乔景行承认,那些道理都对,可是他已经去找了林眠啊,他又不是三岁小孩,不能这么言而无信。

所以他据理力争——

“当时不是说了,让我自己去找找有没有哪个同学合适当副站长?”

“对,当时是这么说的。”刘老师也承认,“不过你不是说一下想不到合适的人选,我才帮你一起寻觅的嘛。”

“你帮我一起找,也没事先跟我沟通,我自己也已经找好了,并且都跟人说好了。你现在突然说要俞晓晨来当,要我怎么去跟她说?”

刘老师往他面前凑了凑,扶了扶鼻梁上的眼镜,问:“你找的谁啊?”

“林眠”两个字就要脱口而出,乔景行却突然顿住了,没有接话。

刘老师刚毕业没两年,比这些高中学生大不了几岁,大家平时相处更像朋友不像师生。
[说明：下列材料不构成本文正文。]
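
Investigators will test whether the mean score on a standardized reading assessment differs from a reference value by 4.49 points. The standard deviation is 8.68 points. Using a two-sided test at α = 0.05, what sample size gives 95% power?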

他见乔景行不吭声,按捺不住心底的好奇。左右看了看没有别人,压低声音又问了一句:“女生?”

乔景行皱皱眉,没有承认也没有否认。

然后他让了一步,提出个折中的法子:“要不这样行不行,两个副站长?”

刘老师听后一愣,旋即笑了,笑得意味深长。他默了默,缓缓地将手里的钢笔旋进了笔帽里,然后站起身拍了拍乔景行的肩膀:“都已经贴了公告了,就这么定了吧。你找的那个……同学嘛,不行就让她当采编就是了。至于副站长,这个人选的能力还是比感情要重要得多。”

乔景行站在那,感受着肩膀上传来的力道,那股子执拗劲上来,真恨不得当即撂挑子不干了,可他生生忍住了。

严冬那件事情后,他也反思了许多,明白了于他而言,懂得忍耐是更艰难的一种历练,但却恰恰是走向成熟而必经的一条路。